The government should support design education if it wants top-class results, says Julian Lewis
My dad cut the top off his breakfast egg
with a flourish and a knife
And said ‘World class, Ian lad: world class!’
Maybe that’s all you need: flourish, optimism,
and something sharp
To shape your dreams
This extract from Ian McMillan’s charming poem ‘Welcome to a World Class Place’, commissioned by CABE to mark the recent launch of ‘World Class Places’, the government’s strategy for improving quality of place, usefully brings the high tone of the strategy to the breakfast table, and down to earth. Who wants a world class place? Is the benchmark for success really a tourist destination? When everywhere is designed to be exceptional, what happens to all the places between?
There are so many recent guidance documents for places, including CABE’s own recent ‘Open Space Strategies’, that one faces a risk of guidance overload. Nevertheless, this abundance means that attention is being directed towards improving what confronts all of us – our public realm. The government’s strategy is therefore to be welcomed.

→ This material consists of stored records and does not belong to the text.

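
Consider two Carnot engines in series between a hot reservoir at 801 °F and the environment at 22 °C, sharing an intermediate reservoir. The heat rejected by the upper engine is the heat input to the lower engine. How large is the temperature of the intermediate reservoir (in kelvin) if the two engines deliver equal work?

T_m ≈ 497.8 K

T_H = 801 °F → (801 − 32) × 5/9 = 427.22 °C = 700.37 K.
T_C = 22 °C → 22 + 273.15 = 295.15 K.
For reversible stages Q_m = Q_H·(T_m/T_H). Setting W₁ = Q_H(1 − T_m/T_H) equal to W₂ = Q_m(1 − T_C/T_m) = Q_H·(T_m − T_C)/T_H gives T_H − T_m = T_m − T_C, so T_m = (T_H + T_C)/2 = (700.37 + 295.15)/2 = 497.8 K.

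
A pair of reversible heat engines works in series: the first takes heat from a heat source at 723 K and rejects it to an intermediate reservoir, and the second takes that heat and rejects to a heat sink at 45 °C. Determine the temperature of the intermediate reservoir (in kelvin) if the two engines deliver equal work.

T_C = 45 °C → 45 + 273.15 = 318.15 K.
For reversible stages Q_m = Q_H·(T_m/T_H). Setting W₁ = Q_H(1 − T_m/T_H) equal to W₂ = Q_m(1 − T_C/T_m) = Q_H·(T_m − T_C)/T_H gives T_H − T_m = T_m − T_C, so T_m = (T_H + T_C)/2 = (723.00 + 318.15)/2 = 521 K.

T_m ≈ 521 K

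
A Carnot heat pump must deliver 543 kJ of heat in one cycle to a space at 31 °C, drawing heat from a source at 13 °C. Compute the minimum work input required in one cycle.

W_in ≈ 32.1 kJ

T_H = 31 °C → 31 + 273.15 = 304.15 K.
T_C = 13 °C → 13 + 273.15 = 286.15 K.
COP_HP = T_H/(T_H − T_C) = 304.15/18.00 = 16.8972.
W = Q_H/COP_HP = 543/16.8972 = 32.1 kJ.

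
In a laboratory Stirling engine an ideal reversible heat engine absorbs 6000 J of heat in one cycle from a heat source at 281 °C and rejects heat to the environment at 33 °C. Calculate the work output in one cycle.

T_H = 281 °C → 281 + 273.15 = 554.15 K.
T_C = 33 °C → 33 + 273.15 = 306.15 K.
Carnot efficiency: η = 1 − T_C/T_H = 1 − 306.15/554.15 = 0.4475.
W = η·Q_H = 0.4475 × 6000 = 2690 J.

W ≈ 2690 J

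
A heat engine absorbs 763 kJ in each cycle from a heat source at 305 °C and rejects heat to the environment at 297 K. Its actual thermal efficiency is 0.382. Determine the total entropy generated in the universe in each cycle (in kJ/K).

ΔS_univ ≈ 0.2679 kJ/K

T_H = 305 °C → 305 + 273.15 = 578.15 K.
W = η·Q_H = 0.382 × 763 = 291.5 kJ, so Q_C = Q_H − W = 471.5 kJ.
Reservoir entropy changes: ΔS_H = −Q_H/T_H = −763/578.15 = -1.320 kJ/K and ΔS_C = +Q_C/T_C = 471.5/297.00 = 1.588 kJ/K.
ΔS_univ = −Q_H/T_H + Q_C/T_C = 0.2679 kJ/K (> 0, since η = 0.382 < η_Carnot = 0.486).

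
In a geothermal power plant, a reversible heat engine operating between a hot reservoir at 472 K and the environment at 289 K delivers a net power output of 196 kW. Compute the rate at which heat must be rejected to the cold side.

The Carnot efficiency is η = 1 − T_C/T_H = 1 − 289.00/472.00 = 0.3877.
Since Q_C/Q_H = T_C/T_H and Q_H = W/η, Q_C = W·T_C/(T_H − T_C) = 196 × 289.00/183.00 = 309.5 kW.

Q̇_C ≈ 309.5 kW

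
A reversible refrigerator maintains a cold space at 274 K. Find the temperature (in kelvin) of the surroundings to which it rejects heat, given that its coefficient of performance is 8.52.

T_H ≈ 306.2 K

COP_R = T_C/(T_H − T_C) ⇒ T_H = T_C·(1 + 1/COP_R) = 274.00 × (1 + 1/8.52) = 306.2 K.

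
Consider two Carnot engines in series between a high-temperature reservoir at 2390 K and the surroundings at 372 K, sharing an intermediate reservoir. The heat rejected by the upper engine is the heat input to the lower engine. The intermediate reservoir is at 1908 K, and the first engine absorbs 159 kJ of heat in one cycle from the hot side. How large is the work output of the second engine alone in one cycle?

Heat entering the second stage: Q_m = Q_H·(T_m/T_H) = 159 × 1908.00/2390.00 = 127 kJ.
Second-stage efficiency η₂ = 1 − T_C/T_m = 1 − 372.00/1908.00 = 0.8050, so W₂ = η₂·Q_m = 102 kJ.

W₂ ≈ 102 kJ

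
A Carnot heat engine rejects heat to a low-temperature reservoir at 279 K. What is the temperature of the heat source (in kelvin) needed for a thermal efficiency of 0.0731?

From η = 1 − T_C/T_H, solving for T_H gives T_H = T_C/(1 − η) = 279.00/(1 − 0.0731) = 301 K.

T_H ≈ 301 K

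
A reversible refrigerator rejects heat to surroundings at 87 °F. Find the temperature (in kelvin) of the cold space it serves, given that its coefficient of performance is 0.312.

T_H = 87 °F → (87 − 32) × 5/9 = 30.56 °C = 303.71 K.
COP_R = T_C/(T_H − T_C) ⇒ T_C = T_H·COP_R/(1 + COP_R) = 303.71 × 0.312/(1 + 0.312) = 72.2 K.

T_C ≈ 72.2 K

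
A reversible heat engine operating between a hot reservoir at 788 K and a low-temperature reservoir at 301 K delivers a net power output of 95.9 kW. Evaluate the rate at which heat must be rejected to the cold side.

η_rev = 1 − T_C/T_H = 1 − 301.00/788.00 = 0.6180.
Since Q_C/Q_H = T_C/T_H and Q_H = W/η, Q_C = W·T_C/(T_H − T_C) = 95.9 × 301.00/487.00 = 59.3 kW.

Q̇_C ≈ 59.3 kW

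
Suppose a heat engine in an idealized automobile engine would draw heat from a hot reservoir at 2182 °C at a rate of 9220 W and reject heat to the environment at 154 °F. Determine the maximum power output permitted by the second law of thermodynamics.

Ẇ_max ≈ 7940 W

T_H = 2182 °C → 2182 + 273.15 = 2455.15 K.
T_C = 154 °F → (154 − 32) × 5/9 = 67.78 °C = 340.93 K.
The upper bound on efficiency is η_max = 1 − T_C/T_H = 1 − 340.93/2455.15 = 0.8611.
W_max = η_max · Q_H = 0.8611 × 9220 = 7940 W.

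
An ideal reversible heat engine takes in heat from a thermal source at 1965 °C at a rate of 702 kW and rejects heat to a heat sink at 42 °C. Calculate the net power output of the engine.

T_H = 1965 °C → 1965 + 273.15 = 2238.15 K.
T_C = 42 °C → 42 + 273.15 = 315.15 K.
Since the cycle is reversible, η = 1 − T_C/T_H = 1 − 315.15/2238.15 = 0.8592.
W = η·Q_H = 0.8592 × 702 = 603 kW.

Ẇ ≈ 603 kW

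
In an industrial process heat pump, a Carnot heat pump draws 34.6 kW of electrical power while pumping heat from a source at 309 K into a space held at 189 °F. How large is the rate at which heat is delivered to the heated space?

Q̇_H ≈ 243 kW

T_H = 189 °F → (189 − 32) × 5/9 = 87.22 °C = 360.37 K.
Reversible heating COP: COP_HP = T_H/(T_H − T_C) = 360.37/51.37 = 7.0149.
Q_H = COP_HP · W = 7.0149 × 34.6 = 243 kW.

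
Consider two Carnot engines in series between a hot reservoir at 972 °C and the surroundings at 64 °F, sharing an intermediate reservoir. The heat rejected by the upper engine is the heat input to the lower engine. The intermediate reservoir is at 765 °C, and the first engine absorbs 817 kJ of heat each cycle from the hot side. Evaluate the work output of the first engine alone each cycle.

W₁ ≈ 136 kJ

T_H = 972 °C → 972 + 273.15 = 1245.15 K.
T_C = 64 °F → (64 − 32) × 5/9 = 17.78 °C = 290.93 K.
T_m = 765 °C → 765 + 273.15 = 1038.15 K.
First-stage efficiency η₁ = 1 − T_m/T_H = 1 − 1038.15/1245.15 = 0.1662.
W₁ = η₁·Q_H = 0.1662 × 817 = 136 kJ.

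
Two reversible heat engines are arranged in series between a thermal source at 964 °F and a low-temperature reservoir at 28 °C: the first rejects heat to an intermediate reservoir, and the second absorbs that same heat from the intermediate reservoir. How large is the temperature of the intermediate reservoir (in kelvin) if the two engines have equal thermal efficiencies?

T_m ≈ 488 K

T_H = 964 °F → (964 − 32) × 5/9 = 517.78 °C = 790.93 K.
T_C = 28 °C → 28 + 273.15 = 301.15 K.
Equal efficiencies require 1 − T_m/T_H = 1 − T_C/T_m, i.e. T_m/T_H = T_C/T_m, so T_m = √(T_H·T_C) = √(790.93 × 301.15) = 488 K.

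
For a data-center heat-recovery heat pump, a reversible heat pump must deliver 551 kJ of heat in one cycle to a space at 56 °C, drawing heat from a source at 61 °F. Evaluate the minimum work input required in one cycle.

W_in ≈ 66.77 kJ

T_H = 56 °C → 56 + 273.15 = 329.15 K.
T_C = 61 °F → (61 − 32) × 5/9 = 16.11 °C = 289.26 K.
COP_HP = T_H/(T_H − T_C) = 329.15/39.89 = 8.2517.
W = Q_H/COP_HP = 551/8.2517 = 66.77 kJ.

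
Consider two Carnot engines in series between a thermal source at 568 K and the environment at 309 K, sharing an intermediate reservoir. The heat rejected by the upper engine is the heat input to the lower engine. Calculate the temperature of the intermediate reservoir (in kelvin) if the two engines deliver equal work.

T_m ≈ 438.5 K

For reversible stages Q_m = Q_H·(T_m/T_H). Setting W₁ = Q_H(1 − T_m/T_H) equal to W₂ = Q_m(1 − T_C/T_m) = Q_H·(T_m − T_C)/T_H gives T_H − T_m = T_m − T_C, so T_m = (T_H + T_C)/2 = (568.00 + 309.00)/2 = 438.5 K.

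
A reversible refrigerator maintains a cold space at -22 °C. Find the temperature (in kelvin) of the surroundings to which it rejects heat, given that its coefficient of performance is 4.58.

T_C = -22 °C → -22 + 273.15 = 251.15 K.
COP_R = T_C/(T_H − T_C) ⇒ T_H = T_C·(1 + 1/COP_R) = 251.15 × (1 + 1/4.58) = 306 K.

T_H ≈ 306 K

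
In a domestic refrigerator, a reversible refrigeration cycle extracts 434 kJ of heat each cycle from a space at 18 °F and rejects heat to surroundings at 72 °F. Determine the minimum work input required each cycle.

T_H = 72 °F → (72 − 32) × 5/9 = 22.22 °C = 295.37 K.
T_C = 18 °F → (18 − 32) × 5/9 = -7.78 °C = 265.37 K.
COP_R = T_C/(T_H − T_C) = 265.37/30.00 = 8.8457.
W = Q_C/COP_R = 434/8.8457 = 49.06 kJ.

W_in ≈ 49.06 kJ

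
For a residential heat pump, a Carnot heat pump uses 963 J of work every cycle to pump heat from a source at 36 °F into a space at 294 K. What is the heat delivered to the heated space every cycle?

T_C = 36 °F → (36 − 32) × 5/9 = 2.22 °C = 275.37 K.
For a reversible heat pump, COP_HP = T_H/(T_H − T_C) = 294.00/18.63 = 15.7829.
Q_H = COP_HP · W = 15.7829 × 963 = 15200 J.

Q_H ≈ 15200 J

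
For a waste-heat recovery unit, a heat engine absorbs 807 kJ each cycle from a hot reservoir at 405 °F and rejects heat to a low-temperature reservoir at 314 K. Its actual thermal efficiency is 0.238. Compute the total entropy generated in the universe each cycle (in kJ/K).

T_H = 405 °F → (405 − 32) × 5/9 = 207.22 °C = 480.37 K.
W = η·Q_H = 0.238 × 807 = 192.1 kJ, so Q_C = Q_H − W = 614.9 kJ.
Entropy balance on the reservoirs: −Q_H/T_H = -1.680 kJ/K, +Q_C/T_C = 1.958 kJ/K.
ΔS_univ = −Q_H/T_H + Q_C/T_C = 0.278 kJ/K (> 0, since η = 0.238 < η_Carnot = 0.346).

ΔS_univ ≈ 0.278 kJ/K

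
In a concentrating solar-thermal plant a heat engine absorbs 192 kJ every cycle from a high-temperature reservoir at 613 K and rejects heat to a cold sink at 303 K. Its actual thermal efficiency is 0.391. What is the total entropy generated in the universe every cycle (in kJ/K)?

ΔS_univ ≈ 0.0727 kJ/K

W = η·Q_H = 0.391 × 192 = 75.07 kJ, so Q_C = Q_H − W = 116.9 kJ.
Reservoir entropy changes: ΔS_H = −Q_H/T_H = −192/613.00 = -0.3132 kJ/K and ΔS_C = +Q_C/T_C = 116.9/303.00 = 0.3859 kJ/K.
ΔS_univ = −Q_H/T_H + Q_C/T_C = 0.0727 kJ/K (> 0, since η = 0.391 < η_Carnot = 0.506).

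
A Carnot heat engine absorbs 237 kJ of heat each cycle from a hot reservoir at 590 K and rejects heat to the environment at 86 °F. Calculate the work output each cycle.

T_C = 86 °F → (86 − 32) × 5/9 = 30.00 °C = 303.15 K.
Since the cycle is reversible, η = 1 − T_C/T_H = 1 − 303.15/590.00 = 0.4862.
W = η·Q_H = 0.4862 × 237 = 115.2 kJ.

W ≈ 115.2 kJ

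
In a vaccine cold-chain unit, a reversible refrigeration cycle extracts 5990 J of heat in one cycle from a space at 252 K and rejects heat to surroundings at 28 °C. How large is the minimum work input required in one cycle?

W_in ≈ 1168 J

T_H = 28 °C → 28 + 273.15 = 301.15 K.
Carnot COP: COP_R = T_C/(T_H − T_C) = 252.00/49.15 = 5.1272.
W = Q_C/COP_R = 5990/5.1272 = 1168 J.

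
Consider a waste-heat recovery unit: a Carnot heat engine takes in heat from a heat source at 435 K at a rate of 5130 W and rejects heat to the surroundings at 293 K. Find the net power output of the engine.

Carnot efficiency: η = 1 − T_C/T_H = 1 − 293.00/435.00 = 0.3264.
W = η·Q_H = 0.3264 × 5130 = 1670 W.

Ẇ ≈ 1670 W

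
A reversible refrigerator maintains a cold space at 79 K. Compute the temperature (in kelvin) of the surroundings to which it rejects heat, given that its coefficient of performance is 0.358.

COP_R = T_C/(T_H − T_C) ⇒ T_H = T_C·(1 + 1/COP_R) = 79.00 × (1 + 1/0.358) = 300 K.

T_H ≈ 300 K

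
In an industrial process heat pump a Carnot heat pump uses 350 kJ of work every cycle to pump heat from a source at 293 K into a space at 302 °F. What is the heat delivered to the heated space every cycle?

T_H = 302 °F → (302 − 32) × 5/9 = 150.00 °C = 423.15 K.
COP_HP = T_H/(T_H − T_C) = 423.15/130.15 = 3.2512.
Q_H = COP_HP · W = 3.2512 × 350 = 1138 kJ.

Q_H ≈ 1138 kJ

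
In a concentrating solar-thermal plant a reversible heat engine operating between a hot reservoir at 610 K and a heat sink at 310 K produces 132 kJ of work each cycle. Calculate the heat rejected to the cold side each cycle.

Q_C ≈ 136.4 kJ

Carnot efficiency: η = 1 − T_C/T_H = 1 − 310.00/610.00 = 0.4918.
Since Q_C/Q_H = T_C/T_H and Q_H = W/η, Q_C = W·T_C/(T_H − T_C) = 132 × 310.00/300.00 = 136.4 kJ.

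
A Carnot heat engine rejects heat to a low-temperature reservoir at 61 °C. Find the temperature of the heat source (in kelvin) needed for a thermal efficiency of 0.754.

T_C = 61 °C → 61 + 273.15 = 334.15 K.
From η = 1 − T_C/T_H, solving for T_H gives T_H = T_C/(1 − η) = 334.15/(1 − 0.754) = 1360 K.

T_H ≈ 1360 K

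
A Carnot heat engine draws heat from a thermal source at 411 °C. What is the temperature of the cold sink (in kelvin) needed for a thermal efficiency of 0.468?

T_C ≈ 364.0 K

T_H = 411 °C → 411 + 273.15 = 684.15 K.
From η = 1 − T_C/T_H, T_C = T_H·(1 − η) = 684.15 × (1 − 0.468) = 364.0 K.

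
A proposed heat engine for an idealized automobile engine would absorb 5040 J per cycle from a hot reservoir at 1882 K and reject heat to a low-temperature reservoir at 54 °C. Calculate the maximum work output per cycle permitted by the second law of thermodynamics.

T_C = 54 °C → 54 + 273.15 = 327.15 K.
By the Carnot theorem, η_max = 1 − T_C/T_H = 1 − 327.15/1882.00 = 0.8262.
W_max = η_max · Q_H = 0.8262 × 5040 = 4160 J.

W_max ≈ 4160 J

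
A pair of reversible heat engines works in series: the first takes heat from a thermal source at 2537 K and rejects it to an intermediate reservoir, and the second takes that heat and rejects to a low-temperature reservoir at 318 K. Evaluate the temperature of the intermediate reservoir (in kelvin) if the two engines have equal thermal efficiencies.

Equal efficiencies require 1 − T_m/T_H = 1 − T_C/T_m, i.e. T_m/T_H = T_C/T_m, so T_m = √(T_H·T_C) = √(2537.00 × 318.00) = 898 K.

T_m ≈ 898 K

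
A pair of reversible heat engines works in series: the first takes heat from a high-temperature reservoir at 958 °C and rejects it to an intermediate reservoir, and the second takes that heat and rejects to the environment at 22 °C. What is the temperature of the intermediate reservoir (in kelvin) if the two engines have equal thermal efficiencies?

T_m ≈ 602.8 K

T_H = 958 °C → 958 + 273.15 = 1231.15 K.
T_C = 22 °C → 22 + 273.15 = 295.15 K.
Equal efficiencies require 1 − T_m/T_H = 1 − T_C/T_m, i.e. T_m/T_H = T_C/T_m, so T_m = √(T_H·T_C) = √(1231.15 × 295.15) = 602.8 K.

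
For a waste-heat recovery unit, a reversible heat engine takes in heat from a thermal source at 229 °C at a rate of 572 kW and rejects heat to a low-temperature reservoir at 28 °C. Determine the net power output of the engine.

Ẇ ≈ 229 kW

T_H = 229 °C → 229 + 273.15 = 502.15 K.
T_C = 28 °C → 28 + 273.15 = 301.15 K.
η_rev = 1 − T_C/T_H = 1 − 301.15/502.15 = 0.4003.
W = η·Q_H = 0.4003 × 572 = 229 kW.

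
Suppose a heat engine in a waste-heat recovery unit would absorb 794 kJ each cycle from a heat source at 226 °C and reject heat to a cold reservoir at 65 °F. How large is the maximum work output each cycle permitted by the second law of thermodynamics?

W_max ≈ 330.3 kJ

T_H = 226 °C → 226 + 273.15 = 499.15 K.
T_C = 65 °F → (65 − 32) × 5/9 = 18.33 °C = 291.48 K.
No engine can exceed the Carnot limit: η_max = 1 − T_C/T_H = 1 − 291.48/499.15 = 0.4160.
W_max = η_max · Q_H = 0.4160 × 794 = 330.3 kJ.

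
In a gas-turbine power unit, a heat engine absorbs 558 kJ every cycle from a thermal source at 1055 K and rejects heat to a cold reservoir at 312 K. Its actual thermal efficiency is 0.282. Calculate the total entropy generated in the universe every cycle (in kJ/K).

W = η·Q_H = 0.282 × 558 = 157.4 kJ, so Q_C = Q_H − W = 400.6 kJ.
Entropy balance on the reservoirs: −Q_H/T_H = -0.5289 kJ/K, +Q_C/T_C = 1.284 kJ/K.
ΔS_univ = −Q_H/T_H + Q_C/T_C = 0.7552 kJ/K (> 0, since η = 0.282 < η_Carnot = 0.704).

ΔS_univ ≈ 0.7552 kJ/K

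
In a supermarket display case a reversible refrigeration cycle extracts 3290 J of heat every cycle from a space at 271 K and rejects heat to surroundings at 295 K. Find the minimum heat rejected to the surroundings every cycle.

Q_H ≈ 3581 J

For a reversible cycle Q_H/Q_C = T_H/T_C, so Q_H = Q_C·T_H/T_C = 3290 × 295.00/271.00 = 3581 J.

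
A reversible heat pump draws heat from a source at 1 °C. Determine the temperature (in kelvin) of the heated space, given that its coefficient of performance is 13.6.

T_H ≈ 296 K

T_C = 1 °C → 1 + 273.15 = 274.15 K.
COP_HP = T_H/(T_H − T_C) ⇒ T_H = T_C·COP_HP/(COP_HP − 1) = 274.15 × 13.6/(13.6 − 1) = 296 K.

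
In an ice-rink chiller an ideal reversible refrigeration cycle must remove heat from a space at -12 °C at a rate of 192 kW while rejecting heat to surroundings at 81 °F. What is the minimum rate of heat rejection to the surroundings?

Q̇_H ≈ 221 kW

T_H = 81 °F → (81 − 32) × 5/9 = 27.22 °C = 300.37 K.
T_C = -12 °C → -12 + 273.15 = 261.15 K.
For a reversible cycle Q_H/Q_C = T_H/T_C, so Q_H = Q_C·T_H/T_C = 192 × 300.37/261.15 = 221 kW.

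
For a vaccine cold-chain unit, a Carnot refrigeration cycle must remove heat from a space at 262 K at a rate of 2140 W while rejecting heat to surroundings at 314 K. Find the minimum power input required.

Carnot COP: COP_R = T_C/(T_H − T_C) = 262.00/52.00 = 5.0385.
W = Q_C/COP_R = 2140/5.0385 = 425 W.

Ẇ_in ≈ 425 W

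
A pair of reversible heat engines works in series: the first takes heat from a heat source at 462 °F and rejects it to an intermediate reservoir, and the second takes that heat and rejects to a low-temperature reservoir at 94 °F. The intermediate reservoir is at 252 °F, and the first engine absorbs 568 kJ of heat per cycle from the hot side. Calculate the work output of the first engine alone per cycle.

W₁ ≈ 129.4 kJ

T_H = 462 °F → (462 − 32) × 5/9 = 238.89 °C = 512.04 K.
T_C = 94 °F → (94 − 32) × 5/9 = 34.44 °C = 307.59 K.
T_m = 252 °F → (252 − 32) × 5/9 = 122.22 °C = 395.37 K.
First-stage efficiency η₁ = 1 − T_m/T_H = 1 − 395.37/512.04 = 0.2278.
W₁ = η₁·Q_H = 0.2278 × 568 = 129.4 kJ.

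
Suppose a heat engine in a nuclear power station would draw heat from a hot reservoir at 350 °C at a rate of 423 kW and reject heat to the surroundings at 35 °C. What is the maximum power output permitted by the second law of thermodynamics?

T_H = 350 °C → 350 + 273.15 = 623.15 K.
T_C = 35 °C → 35 + 273.15 = 308.15 K.
No engine can exceed the Carnot limit: η_max = 1 − T_C/T_H = 1 − 308.15/623.15 = 0.5055.
W_max = η_max · Q_H = 0.5055 × 423 = 214 kW.

Ẇ_max ≈ 214 kW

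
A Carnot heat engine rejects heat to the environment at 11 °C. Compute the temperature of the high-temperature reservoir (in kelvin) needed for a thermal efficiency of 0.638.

T_H ≈ 785 K

T_C = 11 °C → 11 + 273.15 = 284.15 K.
From η = 1 − T_C/T_H, solving for T_H gives T_H = T_C/(1 − η) = 284.15/(1 − 0.638) = 785 K.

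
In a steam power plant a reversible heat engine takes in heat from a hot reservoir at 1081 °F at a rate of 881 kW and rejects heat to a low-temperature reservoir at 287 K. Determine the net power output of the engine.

Ẇ ≈ 586 kW

T_H = 1081 °F → (1081 − 32) × 5/9 = 582.78 °C = 855.93 K.
η_rev = 1 − T_C/T_H = 1 − 287.00/855.93 = 0.6647.
W = η·Q_H = 0.6647 × 881 = 586 kW.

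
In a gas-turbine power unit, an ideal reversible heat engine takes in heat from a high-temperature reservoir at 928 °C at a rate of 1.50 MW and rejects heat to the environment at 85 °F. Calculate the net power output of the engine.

T_H = 928 °C → 928 + 273.15 = 1201.15 K.
T_C = 85 °F → (85 − 32) × 5/9 = 29.44 °C = 302.59 K.
For a reversible engine, η = 1 − T_C/T_H = 1 − 302.59/1201.15 = 0.7481.
W = η·Q_H = 0.7481 × 1.50 = 1.122 MW.

Ẇ ≈ 1.122 MW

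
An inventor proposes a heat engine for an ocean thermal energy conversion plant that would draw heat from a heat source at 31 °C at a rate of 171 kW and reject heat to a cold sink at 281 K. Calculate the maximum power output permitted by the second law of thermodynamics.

T_H = 31 °C → 31 + 273.15 = 304.15 K.
By the Carnot theorem, η_max = 1 − T_C/T_H = 1 − 281.00/304.15 = 0.0761.
W_max = η_max · Q_H = 0.0761 × 171 = 13.0 kW.

Ẇ_max ≈ 13.0 kW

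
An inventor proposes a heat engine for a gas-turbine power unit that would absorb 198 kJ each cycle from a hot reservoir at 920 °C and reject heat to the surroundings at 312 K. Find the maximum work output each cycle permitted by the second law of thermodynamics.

W_max ≈ 146.2 kJ

T_H = 920 °C → 920 + 273.15 = 1193.15 K.
The upper bound on efficiency is η_max = 1 − T_C/T_H = 1 − 312.00/1193.15 = 0.7385.
W_max = η_max · Q_H = 0.7385 × 198 = 146.2 kJ.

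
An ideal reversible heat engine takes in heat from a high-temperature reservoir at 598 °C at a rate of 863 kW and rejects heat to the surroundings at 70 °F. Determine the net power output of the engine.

Ẇ ≈ 571.5 kW

T_H = 598 °C → 598 + 273.15 = 871.15 K.
T_C = 70 °F → (70 − 32) × 5/9 = 21.11 °C = 294.26 K.
The Carnot efficiency is η = 1 − T_C/T_H = 1 − 294.26/871.15 = 0.6622.
W = η·Q_H = 0.6622 × 863 = 571.5 kW.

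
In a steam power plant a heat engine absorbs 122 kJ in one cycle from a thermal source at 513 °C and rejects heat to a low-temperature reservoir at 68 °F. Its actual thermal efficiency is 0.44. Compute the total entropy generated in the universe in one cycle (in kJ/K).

T_H = 513 °C → 513 + 273.15 = 786.15 K.
T_C = 68 °F → (68 − 32) × 5/9 = 20.00 °C = 293.15 K.
W = η·Q_H = 0.44 × 122 = 53.68 kJ, so Q_C = Q_H − W = 68.32 kJ.
The hot reservoir loses entropy Q_H/T_H = 122/786.15 = 0.1552 kJ/K; the cold reservoir gains Q_C/T_C = 68.32/293.15 = 0.2331 kJ/K.
ΔS_univ = −Q_H/T_H + Q_C/T_C = 0.0779 kJ/K (> 0, since η = 0.44 < η_Carnot = 0.627).

ΔS_univ ≈ 0.0779 kJ/K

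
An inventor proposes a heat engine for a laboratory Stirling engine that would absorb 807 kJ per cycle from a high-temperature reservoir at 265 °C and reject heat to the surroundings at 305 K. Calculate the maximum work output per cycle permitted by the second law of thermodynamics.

W_max ≈ 349.6 kJ

T_H = 265 °C → 265 + 273.15 = 538.15 K.
The second-law ceiling is the Carnot efficiency, η_max = 1 − T_C/T_H = 1 − 305.00/538.15 = 0.4332.
W_max = η_max · Q_H = 0.4332 × 807 = 349.6 kJ.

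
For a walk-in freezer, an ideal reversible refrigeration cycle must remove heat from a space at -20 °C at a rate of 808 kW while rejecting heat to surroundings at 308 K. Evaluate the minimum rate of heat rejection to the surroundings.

T_C = -20 °C → -20 + 273.15 = 253.15 K.
For a reversible cycle Q_H/Q_C = T_H/T_C, so Q_H = Q_C·T_H/T_C = 808 × 308.00/253.15 = 983 kW.

Q̇_H ≈ 983 kW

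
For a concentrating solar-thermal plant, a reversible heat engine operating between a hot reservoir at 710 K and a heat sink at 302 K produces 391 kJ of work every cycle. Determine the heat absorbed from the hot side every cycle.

Q_H ≈ 680 kJ

Carnot efficiency: η = 1 − T_C/T_H = 1 − 302.00/710.00 = 0.5746.
Q_H = W/η = 391/0.5746 = 680 kJ.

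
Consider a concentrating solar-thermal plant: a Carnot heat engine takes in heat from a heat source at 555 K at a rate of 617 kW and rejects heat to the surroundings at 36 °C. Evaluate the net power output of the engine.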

But what does it actually demand? Almost every page of the strategy document seeks ‘quality’. But ‘quality’ means everything from low maintenance to happiness. In order to be able to define success, we need to scrutinise the qualities of ‘quality’, to understand not just how to design new set-piece spaces, but to work with existing conditions that would benefit from physical change.
To do this requires not only precision in understanding places and communities, but precision in meshing design with conceptual and spatial clarity.
At Bermondsey Square, a public realm design delivered by East Architects as part of a mixed-use development, we made it a priority to ensure that overlapping areas of ownership between private, borough and Transport for London sites were negotiated carefully to enable continuity of material, paving bond and lights fixed to buildings.Getting these overlaps and edges right means coercing those responsible for ownership and maintenance to agree on shared outcomes, which, although difficult to achieve, is perhaps the most important and most challenging part of any public realm project. This complexity of places and players is intrinsic to the day-to-day reality of ordinary spaces.
Among other sound proposals in the government guidance is a requirement to bring together planners, heritage officers, highways officers, designers and local leaders to deliver places. But what could the government actually do to encourage this? One way would be to support design education, not just in universities, but in schools. Then the very high quality of design that is asked for might stand a chance of being delivered.